TechnipFMC personnel configured the site physical attributes of tanks and loading equipment and the commercial data, including source, destination, driver, trucking company and vehicle.

Our engineers performed factory training for the customer. The training was designed to help the customer perform day-to-day operations and future configuration changes without TechnipFMC intervention.

We also performed a Factory Acceptance Test at the customer’s headquarters. The customer approved commissioning to commence. A total of five sites were commissioned.

The customer’s project manager was present at each commissioning site as a liaison between the TechnipFMC project team and customer
operations. This ensured safety compliance and helped to verify system functionality.


TechnipFMC project team’s main concern after safety was to keep production running. Operations were minimally impacted during
commissioning. 

Results

Complete traceability of operations
The loading and offloading operations now have complete traceability thanks to the control provided by microLoad and the integration of its gathered data into the FuelFACS SQL Server database. Once a day the data is compiled and transmitted to the customer's ERP system.

Multiple standard reports provide customer operations, accounting, IT and engineering with insight into the system. The system is configured
to view, email, print or save reports on a schedule or ad hoc basis.

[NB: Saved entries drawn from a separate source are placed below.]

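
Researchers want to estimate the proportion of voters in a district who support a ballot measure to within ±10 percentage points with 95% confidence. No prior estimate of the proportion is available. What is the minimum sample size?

For a proportion with margin E = 0.1 at 95% confidence, z = 1.960.
With no prior estimate, use p = 0.5, which maximizes p(1−p) at 0.25.
n = 0.25 × (z/E)² = 0.25 × (1.960/0.1)² = 96.04
Round up: n = 97.

97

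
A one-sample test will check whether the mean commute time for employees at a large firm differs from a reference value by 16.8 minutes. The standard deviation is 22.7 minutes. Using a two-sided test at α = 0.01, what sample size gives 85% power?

24

For a one-sample z-test, n = ((z_{α/2} + z_β)·σ/δ)².
z_{α/2} = 2.576 (two-sided α = 0.01); z_β = 1.036 (power 85% → β = 0.15).
n = (3.612 × 22.7 / 16.8)² = 23.82
Round up: n = 24.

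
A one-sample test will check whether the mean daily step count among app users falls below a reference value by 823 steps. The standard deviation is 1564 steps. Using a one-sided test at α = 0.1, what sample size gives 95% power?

For a one-sample z-test, n = ((z_α + z_β)·σ/δ)².
z_α = 1.282 (one-sided α = 0.1); z_β = 1.645 (power 95% → β = 0.05).
n = (2.927 × 1564 / 823)² = 30.94
Round up: n = 31.

31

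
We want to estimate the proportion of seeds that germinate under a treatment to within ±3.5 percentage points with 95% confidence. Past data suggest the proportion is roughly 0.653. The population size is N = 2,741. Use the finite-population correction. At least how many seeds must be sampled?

565

For a proportion with margin E = 0.035 at 95% confidence, z = 1.960.
n = p̂(1−p̂)(z/E)² = 0.653 × 0.347 × (1.960/0.035)² = 710.59 — call this n₀.
Finite-population correction with N = 2,741: n = n₀ / (1 + (n₀−1)/N) = 710.59 / 1.259 = 564.41
Round up: n = 565.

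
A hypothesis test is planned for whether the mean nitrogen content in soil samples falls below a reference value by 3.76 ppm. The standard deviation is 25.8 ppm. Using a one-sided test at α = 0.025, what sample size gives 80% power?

370

For a one-sample z-test, n = ((z_α + z_β)·σ/δ)².
z_α = 1.960 (one-sided α = 0.025); z_β = 0.842 (power 80% → β = 0.2).
n = (2.802 × 25.8 / 3.76)² = 369.66
Round up: n = 370.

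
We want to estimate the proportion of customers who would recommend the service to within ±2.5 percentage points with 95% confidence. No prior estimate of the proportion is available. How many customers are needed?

For a proportion with margin E = 0.025 at 95% confidence, z = 1.960.
With no prior estimate, use p = 0.5, which maximizes p(1−p) at 0.25.
n = 0.25 × (z/E)² = 0.25 × (1.960/0.025)² = 1536.64
Round up: n = 1537.

1537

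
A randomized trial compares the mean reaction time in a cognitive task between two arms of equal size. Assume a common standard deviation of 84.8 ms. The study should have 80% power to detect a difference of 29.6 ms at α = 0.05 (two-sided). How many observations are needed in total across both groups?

258 total

For two equal groups, n per group = 2·((z_{α/2} + z_β)·σ/δ)².
z_{α/2} = 1.960; z_β = 0.842 (power 80%).
n = 2 × (2.802 × 84.8 / 29.6)² = 2 × 64.44 = 128.88
Round up: n = 129 per group.
Total across both groups: 2 × 129 = 258.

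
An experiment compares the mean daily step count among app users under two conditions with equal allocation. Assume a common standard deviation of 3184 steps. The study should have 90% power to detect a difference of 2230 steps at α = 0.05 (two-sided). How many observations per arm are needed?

For two equal groups, n per group = 2·((z_{α/2} + z_β)·σ/δ)².
z_{α/2} = 1.960; z_β = 1.282 (power 90%).
n = 2 × (3.242 × 3184 / 2230)² = 2 × 21.43 = 42.86
Round up: n = 43 per group.

43 per group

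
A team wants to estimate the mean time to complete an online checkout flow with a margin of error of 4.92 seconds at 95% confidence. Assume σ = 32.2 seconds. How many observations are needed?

For a mean, the margin of error is E = z·σ/√n, so n = (zσ/E)².
At 95% confidence, z = 1.960.
n = (1.960 × 32.2 / 4.92)² = 164.55
Round up: n = 165.

165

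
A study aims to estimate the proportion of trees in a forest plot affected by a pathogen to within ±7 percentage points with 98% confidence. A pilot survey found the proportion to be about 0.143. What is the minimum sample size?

136

For a proportion with margin E = 0.07 at 98% confidence, z = 2.326.
n = p̂(1−p̂)(z/E)² = 0.143 × 0.857 × (2.326/0.07)² = 135.31
Round up: n = 136.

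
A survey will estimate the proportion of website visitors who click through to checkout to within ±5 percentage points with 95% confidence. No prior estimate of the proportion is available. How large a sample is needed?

For a proportion with margin E = 0.05 at 95% confidence, z = 1.960.
With no prior estimate, use p = 0.5, which maximizes p(1−p) at 0.25.
n = 0.25 × (z/E)² = 0.25 × (1.960/0.05)² = 384.16
Round up: n = 385.

n = 385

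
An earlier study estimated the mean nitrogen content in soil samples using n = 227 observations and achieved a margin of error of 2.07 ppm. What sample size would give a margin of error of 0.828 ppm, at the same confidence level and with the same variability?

n = 1419

Margin of error scales as 1/√n, so n₂ = n₁·(E₁/E₂)².
n₂ = 227 × (2.07/0.828)² = 227 × 6.25 = 1418.75
Round up: n₂ = 1419.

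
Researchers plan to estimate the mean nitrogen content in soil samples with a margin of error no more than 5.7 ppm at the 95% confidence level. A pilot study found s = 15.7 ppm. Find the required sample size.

For a mean, the margin of error is E = z·σ/√n, so n = (zσ/E)².
At 95% confidence, z = 1.960.
n = (1.960 × 15.7 / 5.7)² = 29.14
Round up: n = 30.

30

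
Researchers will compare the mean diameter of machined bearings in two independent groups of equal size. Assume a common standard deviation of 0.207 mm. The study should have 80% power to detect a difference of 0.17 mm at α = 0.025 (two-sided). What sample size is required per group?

For two equal groups, n per group = 2·((z_{α/2} + z_β)·σ/δ)².
z_{α/2} = 2.241; z_β = 0.842 (power 80%).
n = 2 × (3.083 × 0.207 / 0.17)² = 2 × 14.09 = 28.18
Round up: n = 29 per group.

29 per group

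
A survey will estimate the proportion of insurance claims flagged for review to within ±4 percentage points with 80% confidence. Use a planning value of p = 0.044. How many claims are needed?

For a proportion with margin E = 0.04 at 80% confidence, z = 1.282.
n = p̂(1−p̂)(z/E)² = 0.044 × 0.956 × (1.282/0.04)² = 43.21
Round up: n = 44.

44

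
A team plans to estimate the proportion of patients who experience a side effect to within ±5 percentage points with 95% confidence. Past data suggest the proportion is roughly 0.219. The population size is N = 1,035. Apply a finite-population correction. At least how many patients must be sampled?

For a proportion with margin E = 0.05 at 95% confidence, z = 1.960.
n = p̂(1−p̂)(z/E)² = 0.219 × 0.781 × (1.960/0.05)² = 262.83 — call this n₀.
Finite-population correction with N = 1,035: n = n₀ / (1 + (n₀−1)/N) = 262.83 / 1.253 = 209.76
Round up: n = 210.

n = 210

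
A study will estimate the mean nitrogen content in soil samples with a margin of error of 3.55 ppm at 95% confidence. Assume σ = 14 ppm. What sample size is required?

60

For a mean, the margin of error is E = z·σ/√n, so n = (zσ/E)².
At 95% confidence, z = 1.960.
n = (1.960 × 14 / 3.55)² = 59.75
Round up: n = 60.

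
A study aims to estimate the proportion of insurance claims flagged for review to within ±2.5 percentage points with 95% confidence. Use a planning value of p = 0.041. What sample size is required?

For a proportion with margin E = 0.025 at 95% confidence, z = 1.960.
n = p̂(1−p̂)(z/E)² = 0.041 × 0.959 × (1.960/0.025)² = 241.68
Round up: n = 242.

242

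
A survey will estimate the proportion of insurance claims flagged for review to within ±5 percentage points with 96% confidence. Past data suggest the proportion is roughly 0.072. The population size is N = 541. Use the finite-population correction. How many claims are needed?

94

For a proportion with margin E = 0.05 at 96% confidence, z = 2.054.
n = p̂(1−p̂)(z/E)² = 0.072 × 0.928 × (2.054/0.05)² = 112.76 — call this n₀.
Finite-population correction with N = 541: n = n₀ / (1 + (n₀−1)/N) = 112.76 / 1.207 = 93.42
Round up: n = 94.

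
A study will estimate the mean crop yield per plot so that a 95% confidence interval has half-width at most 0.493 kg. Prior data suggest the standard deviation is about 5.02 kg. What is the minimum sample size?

399

For a mean, the margin of error is E = z·σ/√n, so n = (zσ/E)².
At 95% confidence, z = 1.960.
n = (1.960 × 5.02 / 0.493)² = 398.31
Round up: n = 399.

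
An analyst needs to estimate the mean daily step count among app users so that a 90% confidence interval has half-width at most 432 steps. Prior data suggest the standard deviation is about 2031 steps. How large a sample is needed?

n = 60

For a mean, the margin of error is E = z·σ/√n, so n = (zσ/E)².
At 90% confidence, z = 1.645.
n = (1.645 × 2031 / 432)² = 59.81
Round up: n = 60.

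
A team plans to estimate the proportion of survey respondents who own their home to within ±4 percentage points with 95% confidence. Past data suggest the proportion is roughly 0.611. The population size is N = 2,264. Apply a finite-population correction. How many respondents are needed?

For a proportion with margin E = 0.04 at 95% confidence, z = 1.960.
n = p̂(1−p̂)(z/E)² = 0.611 × 0.389 × (1.960/0.04)² = 570.67 — call this n₀.
Finite-population correction with N = 2,264: n = n₀ / (1 + (n₀−1)/N) = 570.67 / 1.252 = 455.81
Round up: n = 456.

456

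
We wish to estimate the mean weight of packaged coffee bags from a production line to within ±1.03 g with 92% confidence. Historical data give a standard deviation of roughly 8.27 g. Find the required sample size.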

Accurate delivery tickets are now produced by the system and traced by version. All changes are noted and timestamped along with the user ID that made the change. Each transactions has a unique identifier and is tracked by revision number.

The customer was very satisfied with TechnipFMC’s solution and cost-saving efficiencies to its product distribution and accounting operations.

Meeting demand
Because of this and other comparable projects, TechnipFMC has a documented, repeatable solution to meet similar customer requirements. Projects can be quoted, specified and executed using this scheme as a model to offer additional efficiencies.

In the future, TechnipFMC intends to offer an extended solution to include the gathering point with electronic, traceable and verifiable
ticketing for the driver integrated with FuelFACS. This will result in closing the loop from the gathering point to the export terminal.